Ambition is palpable, if not always realized. “Get Busy” has a lot on its plate, but over a forceful, fashionable Q.iVory beat iNTeLL manages to organize a Nitty Scott feature, relay his mantra of getting ahead and getting things done and find a slot for a political undertone that is, to be exact, more Papoose than Joey Bada$$. A very special blend makes up “Containers.” This extraordinary song connects the experiences of African slaves and the victims of current human trafficking, particularly children. “Been 150 years since they passed the Thirteenth / Still so many have yet to understand the word ‘free’,” he reflects, addressing a specific problem instead of preaching abstractly from the pulpit.
Other song concepts are more commonplace. “Super Saiyan” could be a ‘Black Belt Jones’ for manga/anime fans, yet the punchline at the center is too weak to carry the song and corresponding comparisons like “Black skin but my hair like Goku / Got Chi-Chi in the kitchen cookin’ soul food” are few and far between. “King Arthur” salutes Slick Rick’s “Children’s Story” before iNTeLL metaphorically wields his pen like Excalibur “to battle all these authors / these wack rappity-rap yackety comp’ers.” It’s the second time he assumes an unplaceable accent (British? Caribbean?). He does the same thing for the fictional soundclash “The People Decide” where he plays two battling MC’s. “Skynet” implements its the-future-is-now theme with lines like “The internet is self-aware” and positions iNTeLL as a rap John Connor.

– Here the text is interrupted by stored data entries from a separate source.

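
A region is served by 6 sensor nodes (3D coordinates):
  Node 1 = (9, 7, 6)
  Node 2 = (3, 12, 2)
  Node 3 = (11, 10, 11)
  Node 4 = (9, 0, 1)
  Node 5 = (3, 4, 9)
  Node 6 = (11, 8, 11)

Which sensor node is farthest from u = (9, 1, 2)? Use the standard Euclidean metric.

Compare squared distances (the ordering matches that of the actual distances):
d²(u, Node 1) = (9−9)² + (1−7)² + (2−6)² = 0 + 36 + 16 = 52
d²(u, Node 2) = (9−3)² + (1−12)² + (2−2)² = 36 + 121 + 0 = 157
d²(u, Node 3) = (9−11)² + (1−10)² + (2−11)² = 4 + 81 + 81 = 166
d²(u, Node 4) = (9−9)² + (1−0)² + (2−1)² = 0 + 1 + 1 = 2
d²(u, Node 5) = (9−3)² + (1−4)² + (2−9)² = 36 + 9 + 49 = 94
d²(u, Node 6) = (9−11)² + (1−8)² + (2−11)² = 4 + 49 + 81 = 134
The largest is to Node 3.

Node 3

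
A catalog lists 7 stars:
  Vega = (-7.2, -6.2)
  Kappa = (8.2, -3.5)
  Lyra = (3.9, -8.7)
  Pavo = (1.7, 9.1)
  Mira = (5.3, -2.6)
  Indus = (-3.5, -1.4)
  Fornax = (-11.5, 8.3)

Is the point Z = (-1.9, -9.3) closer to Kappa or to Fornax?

Compare squared distances:
d²(Z, Kappa) = (-1.9−8.2)² + (-9.3−(-3.5))² = 102.01 + 33.64 = 135.65
d²(Z, Fornax) = (-1.9−(-11.5))² + (-9.3−8.3)² = 92.16 + 309.76 = 401.92
135.65 < 401.92, so Kappa is closer.

Kappa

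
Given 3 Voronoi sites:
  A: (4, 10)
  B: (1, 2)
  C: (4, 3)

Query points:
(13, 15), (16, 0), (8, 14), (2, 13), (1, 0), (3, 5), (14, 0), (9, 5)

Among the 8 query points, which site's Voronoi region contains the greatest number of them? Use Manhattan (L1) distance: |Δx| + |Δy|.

C

(13, 15) — d to each: A:14, B:25, C:21 → nearest is A
(16, 0) — d to each: A:22, B:17, C:15 → nearest is C
(8, 14) — d to each: A:8, B:19, C:15 → nearest is A
(2, 13) — d to each: A:5, B:12, C:12 → nearest is A
(1, 0) — d to each: A:13, B:2, C:6 → nearest is B
(3, 5) — d to each: A:6, B:5, C:3 → nearest is C
(14, 0) — d to each: A:20, B:15, C:13 → nearest is C
(9, 5) — d to each: A:10, B:11, C:7 → nearest is C
Tally — A:3, B:1, C:4. C captures the most (4).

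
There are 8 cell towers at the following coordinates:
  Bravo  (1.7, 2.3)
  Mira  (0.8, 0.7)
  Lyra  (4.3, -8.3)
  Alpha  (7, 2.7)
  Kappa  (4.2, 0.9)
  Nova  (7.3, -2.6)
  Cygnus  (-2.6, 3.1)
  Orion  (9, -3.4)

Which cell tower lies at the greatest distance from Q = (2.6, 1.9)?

Since √ is increasing, it suffices to compare squared distances:
d²(Q, Bravo) = 0.81 + 0.16 = 0.97
d²(Q, Mira) = 3.24 + 1.44 = 4.68
d²(Q, Lyra) = 2.89 + 104.04 = 106.93
d²(Q, Alpha) = 19.36 + 0.64 = 20
d²(Q, Kappa) = 2.56 + 1 = 3.56
d²(Q, Nova) = 22.09 + 20.25 = 42.34
d²(Q, Cygnus) = 27.04 + 1.44 = 28.48
d²(Q, Orion) = 40.96 + 28.09 = 69.05
The largest is to Lyra.

Lyra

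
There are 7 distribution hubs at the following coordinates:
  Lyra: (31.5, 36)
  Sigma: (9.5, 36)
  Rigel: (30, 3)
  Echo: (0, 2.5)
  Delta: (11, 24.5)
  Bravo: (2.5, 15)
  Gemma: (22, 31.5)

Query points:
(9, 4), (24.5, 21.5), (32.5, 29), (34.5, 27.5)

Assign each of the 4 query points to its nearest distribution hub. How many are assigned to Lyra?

2

(9, 4) — d² to each: Lyra:1530.25, Sigma:1024.25, Rigel:442, Echo:83.25, Delta:424.25, Bravo:163.25, Gemma:925.25 → nearest is Echo
(24.5, 21.5) — d² to each: Lyra:259.25, Sigma:435.25, Rigel:372.5, Echo:961.25, Delta:191.25, Bravo:526.25, Gemma:106.25 → nearest is Gemma
(32.5, 29) — d² to each: Lyra:50, Sigma:578, Rigel:682.25, Echo:1758.5, Delta:482.5, Bravo:1096, Gemma:116.5 → nearest is Lyra
(34.5, 27.5) — d² to each: Lyra:81.25, Sigma:697.25, Rigel:620.5, Echo:1815.25, Delta:561.25, Bravo:1180.25, Gemma:172.25 → nearest is Lyra
2 of the 4 points have Lyra as nearest.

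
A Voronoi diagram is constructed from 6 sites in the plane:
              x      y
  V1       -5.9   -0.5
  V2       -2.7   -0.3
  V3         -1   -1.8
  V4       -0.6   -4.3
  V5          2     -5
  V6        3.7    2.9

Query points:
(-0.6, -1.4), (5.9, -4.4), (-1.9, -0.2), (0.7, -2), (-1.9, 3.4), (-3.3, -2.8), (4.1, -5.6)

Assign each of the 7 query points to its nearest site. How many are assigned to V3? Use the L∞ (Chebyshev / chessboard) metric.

3

(-0.6, -1.4) — d to each: V1:5.3, V2:2.1, V3:0.4, V4:2.9, V5:3.6, V6:4.3 → nearest is V3
(5.9, -4.4) — d to each: V1:11.8, V2:8.6, V3:6.9, V4:6.5, V5:3.9, V6:7.3 → nearest is V5
(-1.9, -0.2) — d to each: V1:4, V2:0.8, V3:1.6, V4:4.1, V5:4.8, V6:5.6 → nearest is V2
(0.7, -2) — d to each: V1:6.6, V2:3.4, V3:1.7, V4:2.3, V5:3, V6:4.9 → nearest is V3
(-1.9, 3.4) — d to each: V1:4, V2:3.7, V3:5.2, V4:7.7, V5:8.4, V6:5.6 → nearest is V2
(-3.3, -2.8) — d to each: V1:2.6, V2:2.5, V3:2.3, V4:2.7, V5:5.3, V6:7 → nearest is V3
(4.1, -5.6) — d to each: V1:10, V2:6.8, V3:5.1, V4:4.7, V5:2.1, V6:8.5 → nearest is V5
3 of the 7 points have V3 as nearest.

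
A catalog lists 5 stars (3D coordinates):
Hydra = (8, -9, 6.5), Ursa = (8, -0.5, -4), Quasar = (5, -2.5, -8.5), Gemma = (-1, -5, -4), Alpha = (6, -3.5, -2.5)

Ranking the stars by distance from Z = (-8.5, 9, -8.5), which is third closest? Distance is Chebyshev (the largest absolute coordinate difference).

Alpha

d(Z, Hydra) = max(16.5, 18, 15) = 18
d(Z, Ursa) = max(16.5, 9.5, 4.5) = 16.5
d(Z, Quasar) = max(13.5, 11.5, 0) = 13.5
d(Z, Gemma) = max(7.5, 14, 4.5) = 14
d(Z, Alpha) = max(14.5, 12.5, 6) = 14.5
Sorted ascending: Quasar, Gemma, Alpha, Ursa, … — the third-nearest is Alpha.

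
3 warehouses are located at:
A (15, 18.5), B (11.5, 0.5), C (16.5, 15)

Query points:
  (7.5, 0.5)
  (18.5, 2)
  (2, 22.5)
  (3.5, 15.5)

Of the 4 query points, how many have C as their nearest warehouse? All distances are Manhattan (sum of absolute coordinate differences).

1

(7.5, 0.5) — d to each: A:25.5, B:4, C:23.5 → nearest is B
(18.5, 2) — d to each: A:20, B:8.5, C:15 → nearest is B
(2, 22.5) — d to each: A:17, B:31.5, C:22 → nearest is A
(3.5, 15.5) — d to each: A:14.5, B:23, C:13.5 → nearest is C
1 of the 4 points has C as nearest.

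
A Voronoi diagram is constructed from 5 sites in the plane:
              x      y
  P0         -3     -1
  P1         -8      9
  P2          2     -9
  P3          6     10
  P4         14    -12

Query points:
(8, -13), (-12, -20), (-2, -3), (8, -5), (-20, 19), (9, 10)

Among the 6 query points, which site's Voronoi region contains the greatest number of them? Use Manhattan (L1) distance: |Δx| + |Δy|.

(8, -13) — d to each: P0:23, P1:38, P2:10, P3:25, P4:7 → nearest is P4
(-12, -20) — d to each: P0:28, P1:33, P2:25, P3:48, P4:34 → nearest is P2
(-2, -3) — d to each: P0:3, P1:18, P2:10, P3:21, P4:25 → nearest is P0
(8, -5) — d to each: P0:15, P1:30, P2:10, P3:17, P4:13 → nearest is P2
(-20, 19) — d to each: P0:37, P1:22, P2:50, P3:35, P4:65 → nearest is P1
(9, 10) — d to each: P0:23, P1:18, P2:26, P3:3, P4:27 → nearest is P3
Tally — P0:1, P1:1, P2:2, P3:1, P4:1. P2 captures the most (2).

P2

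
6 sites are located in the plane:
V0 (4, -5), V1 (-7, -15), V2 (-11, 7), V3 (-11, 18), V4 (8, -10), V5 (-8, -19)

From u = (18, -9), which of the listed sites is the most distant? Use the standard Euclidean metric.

Since √ is increasing, it suffices to compare squared distances:
|uV0|² = (18−4)² + (-9−(-5))² = 196 + 16 = 212
|uV1|² = (18−(-7))² + (-9−(-15))² = 625 + 36 = 661
|uV2|² = (18−(-11))² + (-9−7)² = 841 + 256 = 1097
|uV3|² = (18−(-11))² + (-9−18)² = 841 + 729 = 1570
|uV4|² = (18−8)² + (-9−(-10))² = 100 + 1 = 101
|uV5|² = (18−(-8))² + (-9−(-19))² = 676 + 100 = 776
The largest is to V3.

V3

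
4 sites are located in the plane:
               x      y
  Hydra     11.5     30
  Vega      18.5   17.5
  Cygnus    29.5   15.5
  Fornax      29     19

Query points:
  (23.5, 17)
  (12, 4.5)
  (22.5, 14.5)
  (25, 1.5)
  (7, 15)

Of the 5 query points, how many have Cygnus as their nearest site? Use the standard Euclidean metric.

1

(23.5, 17) — d² to each: Hydra:313, Vega:25.25, Cygnus:38.25, Fornax:34.25 → nearest is Vega
(12, 4.5) — d² to each: Hydra:650.5, Vega:211.25, Cygnus:427.25, Fornax:499.25 → nearest is Vega
(22.5, 14.5) — d² to each: Hydra:361.25, Vega:25, Cygnus:50, Fornax:62.5 → nearest is Vega
(25, 1.5) — d² to each: Hydra:994.5, Vega:298.25, Cygnus:216.25, Fornax:322.25 → nearest is Cygnus
(7, 15) — d² to each: Hydra:245.25, Vega:138.5, Cygnus:506.5, Fornax:500 → nearest is Vega
1 of the 5 points has Cygnus as nearest.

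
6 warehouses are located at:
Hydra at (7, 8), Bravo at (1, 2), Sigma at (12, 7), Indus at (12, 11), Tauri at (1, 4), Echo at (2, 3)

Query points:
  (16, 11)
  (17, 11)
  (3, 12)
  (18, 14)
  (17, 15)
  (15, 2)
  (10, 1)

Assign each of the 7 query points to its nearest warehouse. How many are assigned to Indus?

4

(16, 11) — d² to each: Hydra:90, Bravo:306, Sigma:32, Indus:16, Tauri:274, Echo:260 → nearest is Indus
(17, 11) — d² to each: Hydra:109, Bravo:337, Sigma:41, Indus:25, Tauri:305, Echo:289 → nearest is Indus
(3, 12) — d² to each: Hydra:32, Bravo:104, Sigma:106, Indus:82, Tauri:68, Echo:82 → nearest is Hydra
(18, 14) — d² to each: Hydra:157, Bravo:433, Sigma:85, Indus:45, Tauri:389, Echo:377 → nearest is Indus
(17, 15) — d² to each: Hydra:149, Bravo:425, Sigma:89, Indus:41, Tauri:377, Echo:369 → nearest is Indus
(15, 2) — d² to each: Hydra:100, Bravo:196, Sigma:34, Indus:90, Tauri:200, Echo:170 → nearest is Sigma
(10, 1) — d² to each: Hydra:58, Bravo:82, Sigma:40, Indus:104, Tauri:90, Echo:68 → nearest is Sigma
4 of the 7 points have Indus as nearest.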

Although ignoring these songs’ specific lanes musically, producer Big O happens to do the Wu legacy proud by lining up soulful ingredients for both tracks.

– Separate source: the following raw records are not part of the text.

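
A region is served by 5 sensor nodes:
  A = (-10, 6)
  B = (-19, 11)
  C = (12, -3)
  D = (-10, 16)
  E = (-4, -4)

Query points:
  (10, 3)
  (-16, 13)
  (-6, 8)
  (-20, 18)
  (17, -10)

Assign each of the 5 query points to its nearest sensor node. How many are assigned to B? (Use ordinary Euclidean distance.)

2

(10, 3) — d² to each: A:409, B:905, C:40, D:569, E:245 → nearest is C
(-16, 13) — d² to each: A:85, B:13, C:1040, D:45, E:433 → nearest is B
(-6, 8) — d² to each: A:20, B:178, C:445, D:80, E:148 → nearest is A
(-20, 18) — d² to each: A:244, B:50, C:1465, D:104, E:740 → nearest is B
(17, -10) — d² to each: A:985, B:1737, C:74, D:1405, E:477 → nearest is C
2 of the 5 points have B as nearest.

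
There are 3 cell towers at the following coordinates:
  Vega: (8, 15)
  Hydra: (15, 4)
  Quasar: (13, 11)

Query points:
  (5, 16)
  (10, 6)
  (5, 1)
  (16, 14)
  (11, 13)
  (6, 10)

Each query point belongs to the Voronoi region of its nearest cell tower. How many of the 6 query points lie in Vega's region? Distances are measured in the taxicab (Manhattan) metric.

2

(5, 16) — d to each: Vega:4, Hydra:22, Quasar:13 → nearest is Vega
(10, 6) — d to each: Vega:11, Hydra:7, Quasar:8 → nearest is Hydra
(5, 1) — d to each: Vega:17, Hydra:13, Quasar:18 → nearest is Hydra
(16, 14) — d to each: Vega:9, Hydra:11, Quasar:6 → nearest is Quasar
(11, 13) — d to each: Vega:5, Hydra:13, Quasar:4 → nearest is Quasar
(6, 10) — d to each: Vega:7, Hydra:15, Quasar:8 → nearest is Vega
2 of the 6 points have Vega as nearest.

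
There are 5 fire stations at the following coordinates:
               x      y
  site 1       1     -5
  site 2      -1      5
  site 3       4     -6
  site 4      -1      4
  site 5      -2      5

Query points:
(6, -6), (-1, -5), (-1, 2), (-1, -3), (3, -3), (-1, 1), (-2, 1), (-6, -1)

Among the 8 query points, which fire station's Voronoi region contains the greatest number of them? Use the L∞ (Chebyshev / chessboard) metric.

(6, -6) — d to each: site 1:5, site 2:11, site 3:2, site 4:10, site 5:11 → nearest is site 3
(-1, -5) — d to each: site 1:2, site 2:10, site 3:5, site 4:9, site 5:10 → nearest is site 1
(-1, 2) — d to each: site 1:7, site 2:3, site 3:8, site 4:2, site 5:3 → nearest is site 4
(-1, -3) — d to each: site 1:2, site 2:8, site 3:5, site 4:7, site 5:8 → nearest is site 1
(3, -3) — d to each: site 1:2, site 2:8, site 3:3, site 4:7, site 5:8 → nearest is site 1
(-1, 1) — d to each: site 1:6, site 2:4, site 3:7, site 4:3, site 5:4 → nearest is site 4
(-2, 1) — d to each: site 1:6, site 2:4, site 3:7, site 4:3, site 5:4 → nearest is site 4
(-6, -1) — d to each: site 1:7, site 2:6, site 3:10, site 4:5, site 5:6 → nearest is site 4
Tally — site 1:3, site 3:1, site 4:4. site 4 captures the most (4).

site 4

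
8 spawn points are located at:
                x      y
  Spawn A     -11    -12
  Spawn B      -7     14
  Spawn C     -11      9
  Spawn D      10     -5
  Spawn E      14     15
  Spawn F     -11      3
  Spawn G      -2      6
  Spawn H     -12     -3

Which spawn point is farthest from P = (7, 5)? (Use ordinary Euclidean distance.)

Spawn A

Compare squared distances (the ordering matches that of the actual distances):
d²(P, Spawn A) = 324 + 289 = 613
d²(P, Spawn B) = 196 + 81 = 277
d²(P, Spawn C) = 324 + 16 = 340
d²(P, Spawn D) = 9 + 100 = 109
d²(P, Spawn E) = 49 + 100 = 149
d²(P, Spawn F) = 324 + 4 = 328
d²(P, Spawn G) = 81 + 1 = 82
d²(P, Spawn H) = 361 + 64 = 425
The largest is to Spawn A.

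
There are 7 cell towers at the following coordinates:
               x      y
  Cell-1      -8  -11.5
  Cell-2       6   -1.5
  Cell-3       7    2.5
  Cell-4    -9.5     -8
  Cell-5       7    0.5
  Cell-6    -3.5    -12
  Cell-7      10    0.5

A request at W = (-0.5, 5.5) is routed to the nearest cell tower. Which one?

Cell-3

Squared Euclidean distances:
d²(W, Cell-1) = 56.25 + 289 = 345.25
d²(W, Cell-2) = 42.25 + 49 = 91.25
d²(W, Cell-3) = 56.25 + 9 = 65.25
d²(W, Cell-4) = 81 + 182.25 = 263.25
d²(W, Cell-5) = 56.25 + 25 = 81.25
d²(W, Cell-6) = 9 + 306.25 = 315.25
d²(W, Cell-7) = 110.25 + 25 = 135.25
The smallest is to Cell-3, so W lies in the Voronoi region of Cell-3.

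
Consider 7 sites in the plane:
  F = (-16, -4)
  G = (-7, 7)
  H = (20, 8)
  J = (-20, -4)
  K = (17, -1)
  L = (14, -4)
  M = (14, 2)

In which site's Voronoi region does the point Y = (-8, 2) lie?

Squared Euclidean distances:
|YF|² = (-8−(-16))² + (2−(-4))² = 64 + 36 = 100
|YG|² = (-8−(-7))² + (2−7)² = 1 + 25 = 26
|YH|² = (-8−20)² + (2−8)² = 784 + 36 = 820
|YJ|² = (-8−(-20))² + (2−(-4))² = 144 + 36 = 180
|YK|² = (-8−17)² + (2−(-1))² = 625 + 9 = 634
|YL|² = (-8−14)² + (2−(-4))² = 484 + 36 = 520
|YM|² = (-8−14)² + (2−2)² = 484 + 0 = 484
G is nearest.

G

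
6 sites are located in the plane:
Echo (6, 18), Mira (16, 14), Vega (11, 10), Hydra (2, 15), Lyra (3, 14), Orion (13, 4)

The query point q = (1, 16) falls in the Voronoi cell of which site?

Hydra

Compare squared distances (the ordering matches that of the actual distances):
d²(q, Echo) = (1−6)² + (16−18)² = 25 + 4 = 29
d²(q, Mira) = (1−16)² + (16−14)² = 225 + 4 = 229
d²(q, Vega) = (1−11)² + (16−10)² = 100 + 36 = 136
d²(q, Hydra) = (1−2)² + (16−15)² = 1 + 1 = 2
d²(q, Lyra) = (1−3)² + (16−14)² = 4 + 4 = 8
d²(q, Orion) = (1−13)² + (16−4)² = 144 + 144 = 288
The smallest is to Hydra, so q lies in the Voronoi region of Hydra.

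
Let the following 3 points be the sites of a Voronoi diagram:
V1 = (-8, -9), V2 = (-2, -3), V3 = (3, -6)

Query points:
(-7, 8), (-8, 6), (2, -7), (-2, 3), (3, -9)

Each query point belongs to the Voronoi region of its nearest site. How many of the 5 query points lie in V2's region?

(-7, 8) — d² to each: V1:290, V2:146, V3:296 → nearest is V2
(-8, 6) — d² to each: V1:225, V2:117, V3:265 → nearest is V2
(2, -7) — d² to each: V1:104, V2:32, V3:2 → nearest is V3
(-2, 3) — d² to each: V1:180, V2:36, V3:106 → nearest is V2
(3, -9) — d² to each: V1:121, V2:61, V3:9 → nearest is V3
3 of the 5 points have V2 as nearest.

3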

Since no grasshopper should forego the swarm intelligence of the Killa Bees or any other squadron, iNTeLL teams up with a short list of guests. Longtime associate DruGunn$ brings Onyx-like rigor to “Wear a Mask,” “Rockstar” features Mickey Factz and Fred The Godson over a funky, tribal summoning by Iron Wind with engaging support from singer Frankie Ford, while “Hunger Pains” sees ‘TeLL and S.I.T.H. ponder hard times in their past.
As an MC, iNTeLL has room to grow. His rhetoric can be shaky, his trains of thought erratic. Even though the delivery is deliberate and at times bold and original, iNTell can’t yet fully impress his flow on tracks. But eagerness has its charm and ultimately he strives to combine clarity with creativity, not a common sight these days. It’s also evident that the artist in his mid-twenties has some more stuff to say. There’s a story not only behind “That Was Then This Is Now,” but actually embedded in it, explicitly addressed by the first and the last track. As “A Brighter Day” mentions the shelter his grandmother provided, “Nanas House” takes an unflinching look at that period of his life, neither omitting the moments of desperation nor those of hope he experienced “up in Nana’s house.” Even with all the emotional baggage rappers drop in our laps these days, it’s rare for rap to be this genuinely honest as iNTeLL is on “A Brighter Day” and “Nanas House.”
Credit doesn’t seem always due in the case of rap offspring. Yet like Christopher Rios’ son Chris Rivers iNTeLL is steadily paying his dues. Both have come a long way and deal openly with one specific toll that their lives happened to take – depression. And so, like “Delorean,” “That Was Then This Is Now,” despite a few kinks, in the end makes for an inspiring listen.